Bununla beraber iç savaşların yol açtığı ekonomik büyüme kaybını cinayet ve kadına yönelik şiddet gibi diğer şiddet türleriyle de karşılaştırabiliriz. Mesela sırf erkeklerin yaşadıkları cinayet olaylarının maliyeti 500 milyar dolarak hesaplanmışken, kadınlara yönelik cinayetlerin maliyeti 100 milyar doları buluyor. Fakat bu iki durum da aile içi şiddetin yanında çok düşük kalıyor. Fiziksel şiddet veya saldırı olarak tanımladığımız aile içi şiddetle ilgili çalışmalara baktığımız zaman yalnızca geçtiğimiz yıl 308 milyon kadın şiddetli fiziksel saldırıya maruz kaldığını belirtmiş.

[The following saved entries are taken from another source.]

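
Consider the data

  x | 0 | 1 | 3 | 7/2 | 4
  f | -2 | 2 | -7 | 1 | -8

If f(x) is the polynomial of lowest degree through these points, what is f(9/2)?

Using Newton's divided-difference form:
f[0,1] = (2 - (-2)) / (1 - 0) = 4
f[1,3] = (-7 - 2) / (3 - 1) = -9/2
f[3,7/2] = (1 - (-7)) / (7/2 - 3) = 16
f[7/2,4] = (-8 - 1) / (4 - 7/2) = -18
f[0,1,3] = (-9/2 - 4) / (3 - 0) = -17/6
f[1,3,7/2] = (16 - (-9/2)) / (7/2 - 1) = 41/5
f[3,7/2,4] = (-18 - 16) / (4 - 3) = -34
f[0,1,3,7/2] = (41/5 - (-17/6)) / (7/2 - 0) = 331/105
f[1,3,7/2,4] = (-34 - 41/5) / (4 - 1) = -211/15
f[0,1,3,7/2,4] = (-211/15 - 331/105) / (4 - 0) = -452/105
f(9/2) = -2 + 4·(9/2) + (-17/6)·(9/2)·(7/2) + (331/105)·(9/2)·(7/2)·(3/2) + (-452/105)·(9/2)·(7/2)·(3/2)·(1) = -1117/20

-1117/20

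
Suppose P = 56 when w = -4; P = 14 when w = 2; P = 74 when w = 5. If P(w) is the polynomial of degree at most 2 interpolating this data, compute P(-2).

18

L_0(-2) = (-4)·(-7)/[(-6)·(-9)] = 14/27
L_1(-2) = (2)·(-7)/[(6)·(-3)] = 7/9
L_2(-2) = (2)·(-4)/[(9)·(3)] = -8/27
Sum: 56·(14/27) + 14·(7/9) + 74·(-8/27) = 18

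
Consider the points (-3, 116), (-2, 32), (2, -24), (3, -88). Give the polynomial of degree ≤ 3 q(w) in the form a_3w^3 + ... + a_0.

Newton's divided differences:
q[-3,-2] = (32 - 116) / (-2 - (-3)) = -84
q[-2,2] = (-24 - 32) / (2 - (-2)) = -14
q[2,3] = (-88 - (-24)) / (3 - 2) = -64
q[-3,-2,2] = (-14 - (-84)) / (2 - (-3)) = 14
q[-2,2,3] = (-64 - (-14)) / (3 - (-2)) = -10
q[-3,-2,2,3] = (-10 - 14) / (3 - (-3)) = -4
q(w) = 116 + (-84)·(w + 3) + 14·(w + 3)(w + 2) + (-4)·(w + 3)(w + 2)(w - 2)
Expanding: q(w) = -4w^3 + 2w^2 + 2w - 4

q(w) = -4w^3 + 2w^2 + 2w - 4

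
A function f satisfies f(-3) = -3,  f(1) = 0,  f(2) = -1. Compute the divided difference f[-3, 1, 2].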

Fiziksel olarak görülen şiddetin kişinin ekonomik performansına nasıl bir etkisi oluyor?
Fiziksel şiddet görmüş bir insan daha sonra psikolojik sorunlar, konsantre olma sorunları, işyerindeki görevlerini tam olarak yerine getirememe gibi sorunlar yaşıyor. Bunun anlamı hiçbir işlev göremezsiniz demek değil, bunun anlamı daha az işlev görebileceğiniz. Bizim tahminimize göre ABD’ye baktığımız zaman kişi başına düşen fiziksel saldırıdan kaynaklı maliyet 96,000 doları buluyor. Eğer [Anke] Hoeffler ve [James] Fearon’un araştırmasına bakarsak 308 milyon kadına kocaları tarafından uygulanan fiziksel şiddetin yol açtığı ekonomik kayıp yaklaşık 4,4 trilyon doları buluyor. Burada şunu tekrar hatırlatmamız lazım; bu rakamlar bütün kadınların çalışıyor olduğu varsayımıyla ortaya çıkıyor. Eğer çalışmıyorlarsa burada zaten bir maliyetten bahsedemeyiz.

Yüksek ve orta gelirli ülkelerde kadına yönelik şiddet son dönemlerde ne yönde bir eğitim gösterdi? Yüksek gelirli ülkeler kadına yönelik şiddette düşüş sağladıysa bunu nasıl başardılar?
Maalesef o rakamları tam olarak bilmiyorum. Bizler Birleşmiş Milletler’den gelen son rakamlara bakıyoruz ve o da gelişmiş ülkelerde kadına yönelik şiddetin çok daha az olduğunu gösteriyor. Mesela örneğin yüksek gelirli ülkelere baktığınız zaman geçtiğimiz yıl içerisinde kadınların yüzde 4’ünün fiziksel şiddete maruz kalmış. Fakat Sahra-Altı Afrika’ya (Sub-Saharan Africa) baktığınız zaman bu oran yüzde 28. Yani yakın bir ilişki olduğu görülüyor kalkınmayla ilgili ama zaman içerisinde nasıl gelişmiş bu ilişki ona dair elimizde kapsamlı bir veri yok.

Ekonomik kalkınma eksikliği mi kadınlara yönelik şiddeti tetikliyor yoksa kadınlara yönelik şiddet mi ekonomik kalkınmaya engel oluyor?
Kesin olarak bir şeyler söyleyemem ama bence kadınlar iyi eğitim almamış ve bağımsız ekonomik özgürlüklere sahip değillerse bu durum eninde sonunda fiziksel şiddete maruz kalacakları bir ilişkide kalma ihtimallerini artırıyor. Bu mantıkla bakarsak olaya ve Sahra-Altı Afrika’yı da göz önüne alırsak böyle ilişkilerde bulunan kadınların da ekonomik kalkınmaya katkıda bulunması biraz daha zor oluyor.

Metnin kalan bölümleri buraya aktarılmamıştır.